Kwijtschelding lokale lasten

Als een belastingplichtige niet in staat is een belastingaanslag te betalen, kan gehele of gedeeltelijke kwijtschelding worden verleend. De gemeente Rijswijk hanteert de zogeheten 100% bijstandsnorm, dit betekent dat huishoudens met een inkomen op of onder het bijstandsniveau recht hebben op kwijtschelding.
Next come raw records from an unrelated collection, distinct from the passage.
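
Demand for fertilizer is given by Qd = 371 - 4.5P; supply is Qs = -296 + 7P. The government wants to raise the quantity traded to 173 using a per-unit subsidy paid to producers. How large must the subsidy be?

Required subsidy s = 23 per unit

At Q = 173, invert demand for the buyer price: Pb = (371 − 173)/4.5 = 44; invert supply for the seller price: Ps = (173 − (-296))/7 = 67.
The subsidy must fill the gap: s = Ps − Pb = 67 − 44 = 23.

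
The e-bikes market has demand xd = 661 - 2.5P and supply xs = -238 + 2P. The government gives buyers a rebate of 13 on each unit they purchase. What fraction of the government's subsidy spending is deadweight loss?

DWL / government spending = 65/1584

Pre-subsidy: 661 - 2.5P = -238 + 2P gives P* = 1798/9, x* = 1454/9.
With the rebate, buyers effectively pay Pb = Ps − 13, where Ps is the price sellers receive.
Demand in terms of Ps becomes xd = 661 − 2.5(Ps − 13) = 693.5 - 2.5Ps. Setting this equal to supply: 693.5 - 2.5Ps = -238 + 2Ps, so Ps = 207.
Buyers pay Pb = 207 − 13 = 194; x' = -238 + 2·207 = 176.
ΔCS = ½(1454/9 + 176)(1798/9 − 194) = 78988/81; ΔPS = ½(1454/9 + 176)(207 − 1798/9) = 98735/81.
Government spending = 13 × 176 = 2288.
DWL = ½ × 13 × (176 − 1454/9) = 845/9; fraction = (845/9) / 2288 = 65/1584.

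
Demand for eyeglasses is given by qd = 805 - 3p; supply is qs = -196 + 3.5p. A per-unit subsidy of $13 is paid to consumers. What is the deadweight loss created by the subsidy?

Pre-subsidy: 805 - 3p = -196 + 3.5p gives p* = 154, q* = 343.
With the rebate, buyers effectively pay pb = ps − 13, where ps is the price sellers receive.
Demand in terms of ps becomes qd = 805 − 3(ps − 13) = 844 - 3ps. Setting this equal to supply: 844 - 3ps = -196 + 3.5ps, so ps = 160.
Buyers pay pb = 160 − 13 = 147; q' = -196 + 3.5·160 = 364.
The subsidy expands output by 364 − 343 = 21 past the efficient level; on those units the gap between marginal cost and willingness to pay runs from 0 up to 13.
DWL = ½ × 13 × 21 = 136.5.

Deadweight loss = $136.5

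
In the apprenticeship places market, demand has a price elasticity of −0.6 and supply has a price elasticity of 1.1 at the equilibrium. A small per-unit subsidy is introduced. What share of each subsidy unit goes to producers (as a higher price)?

For a small subsidy around the equilibrium, the benefit split depends on the relative slopes, which at a point are proportional to the elasticities.
Buyer share = εs/(εs + |εd|) = 1.1/(1.1 + 0.6) = 11/17; seller share = |εd|/(εs + |εd|) = 6/17.
So producers capture 6/17 of the subsidy.

Producer share = 6/17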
Wanneer iemand een hoger inkomen heeft of vermogen bezit, betekent dit dat er betalingscapaciteit aanwezig is waaruit de belastingaanslag kan worden voldaan.

De heffingen waarvoor in de gemeente Rijswijk kwijtschelding kan worden gevraagd zijn:

  • Afvalstoffenheffing;

  • Rioolheffing;

  • In uitzonderingsgevallen is ook voor de onroerendezaakbelasting kwijtschelding mogelijk

Voor het in aanmerking komen van automatische kwijtschelding is in 2023 gebruik gemaakt van de toetsing door het Inlichtingenbureau. Huishoudens die in 2022 kwijtschelding ontvingen, zijn voor 2023 automatisch getoetst. De huishoudens die volgens deze toets in aanmerking kwamen voor kwijtschelding hoefden niet meer zelf een verzoek in te dienen (automatische kwijtschelding). Dit past binnen de doelstelling om de administratieve lasten voor burgers terug te dringen.
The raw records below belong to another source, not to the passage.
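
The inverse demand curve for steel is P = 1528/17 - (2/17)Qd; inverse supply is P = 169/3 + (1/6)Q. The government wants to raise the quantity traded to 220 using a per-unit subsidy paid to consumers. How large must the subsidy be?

Required subsidy s = 29 per unit

At Q = 220, from the demand curve buyers pay Pb = 1528/17 − (2/17)·220 = 64; from the supply curve sellers need Ps = 169/3 + (1/6)·220 = 93.
The subsidy must fill the gap: s = Ps − Pb = 93 − 64 = 29.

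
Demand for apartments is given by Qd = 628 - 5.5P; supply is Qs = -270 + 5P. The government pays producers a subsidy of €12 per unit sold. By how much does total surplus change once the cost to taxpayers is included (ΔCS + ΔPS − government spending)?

Pre-subsidy: 628 - 5.5P = -270 + 5P gives P* = 1796/21, Q* = 3310/21.
With the subsidy, sellers receive Ps = Pb + 12 for each unit, where Pb is the price buyers pay.
Supply in terms of Pb becomes Qs = -270 + 5(Pb + 12) = -210 + 5Pb. Setting this equal to demand: 628 - 5.5Pb = -210 + 5Pb, so Pb = 1676/21.
Sellers receive Ps = 1676/21 + 12 = 1928/21; Q' = 628 − 5.5·(1676/21) = 3970/21.
ΔCS = ½(3310/21 + 3970/21)(1796/21 − 1676/21) = 20800/21; ΔPS = ½(3310/21 + 3970/21)(1928/21 − 1796/21) = 22880/21.
Government spending = 12 × 3970/21 = 15880/7.
Net change = 20800/21 + 22880/21 − 15880/7 = -1320/7. The loss equals the DWL triangle ½·12·220/7.

Net change in total surplus = -1320/7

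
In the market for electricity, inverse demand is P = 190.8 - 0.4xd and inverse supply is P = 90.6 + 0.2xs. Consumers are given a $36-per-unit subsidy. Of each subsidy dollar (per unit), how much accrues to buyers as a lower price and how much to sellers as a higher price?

Buyers gain $24 per unit; sellers gain $12 per unit

Pre-subsidy: 190.8 - 0.4x = 90.6 + 0.2x gives x* = 167 and P* = 124.
With the rebate, buyers effectively pay Pb = Ps − 36, where Ps is the price sellers receive.
On the curves, Pb = 190.8 - 0.4x and Ps = 90.6 + 0.2x; the wedge Ps − Pb = 36 gives 90.6 + 0.2x − (190.8 - 0.4x) = 36, so x' = 227.
Then Pb = 190.8 − 0.4·227 = 100 and Ps = 90.6 + 0.2·227 = 136.
Buyers' price falls by P* − Pb = 124 − 100 = 24; sellers' price rises by Ps − P* = 136 − 124 = 12.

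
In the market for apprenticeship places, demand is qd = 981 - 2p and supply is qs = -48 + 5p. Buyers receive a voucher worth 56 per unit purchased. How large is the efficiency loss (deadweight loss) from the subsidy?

Deadweight loss = 2240

Pre-subsidy: 981 - 2p = -48 + 5p gives p* = 147, q* = 687.
With the rebate, buyers effectively pay pb = ps − 56, where ps is the price sellers receive.
Demand in terms of ps becomes qd = 981 − 2(ps − 56) = 1093 - 2ps. Setting this equal to supply: 1093 - 2ps = -48 + 5ps, so ps = 163.
Buyers pay pb = 163 − 56 = 107; q' = -48 + 5·163 = 767.
The subsidy expands output by 767 − 687 = 80 past the efficient level; on those units the gap between marginal cost and willingness to pay runs from 0 up to 56.
DWL = ½ × 56 × 80 = 2240.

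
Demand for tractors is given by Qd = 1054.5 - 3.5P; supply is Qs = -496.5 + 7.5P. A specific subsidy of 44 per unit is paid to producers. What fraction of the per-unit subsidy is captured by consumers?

Pre-subsidy: 1054.5 - 3.5P = -496.5 + 7.5P gives P* = 141, Q* = 561.
With the subsidy, sellers receive Ps = Pb + 44 for each unit, where Pb is the price buyers pay.
Supply in terms of Pb becomes Qs = -496.5 + 7.5(Pb + 44) = -166.5 + 7.5Pb. Setting this equal to demand: 1054.5 - 3.5Pb = -166.5 + 7.5Pb, so Pb = 111.
Sellers receive Ps = 111 + 44 = 155; Q' = 1054.5 − 3.5·111 = 666.
Buyers' price falls by P* − Pb = 141 − 111 = 30; sellers' price rises by Ps − P* = 155 − 141 = 14.
So consumers capture 30/44 = 15/22 of each unit of subsidy.

Consumer share = 15/22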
De dienstverlening van het Inlichtingenbureau wordt ook ingezet bij de afhandeling van ingediende kwijtscheldingsverzoeken. Deze dienstverlening betekent dat de afhandeling van de kwijtschelding verder wordt geautomatiseerd en de administratieve lasten voor de inwoners verder worden teruggedrongen.

Voor 2023 is het bedrag aan te verlenen kwijtschelding per belastingsoort begroot/gerealiseerd:

Belasting/heffing

Begroting 2023

Realisatie 2023

Afvalstoffenheffing

859.100

772.465

Rioolheffing

215.760

180.142

Onroerendezaakbelasting (OZB)

2.500

160

Totaal

1.077.360

952.767

In 2023 is aan 1085 huishoudens automatisch kwijtschelding verleend. Dit is iets hoger dan het aantal automatische kwijtscheldingen in 2022 (1018). Het aantal kwijtscheldingsverzoeken lag met 1118 in 2023 wel een stuk lager dan in 2022 (1397). Ook werd in 2023 procentueel iets minder toegekend dan in 2022 (61% - 65%). Hierdoor blijft het gerealiseerde bedrag achter bij de begroting. Of deze trend zich in 2024 voortzet zal blijken uit de kwijtschelding die naar aanleiding van de aanslagoplegging in februari 2024 heeft plaatsgevonden. Hier gaan we in de tweede halfjaarrapportage 2024 nader op in.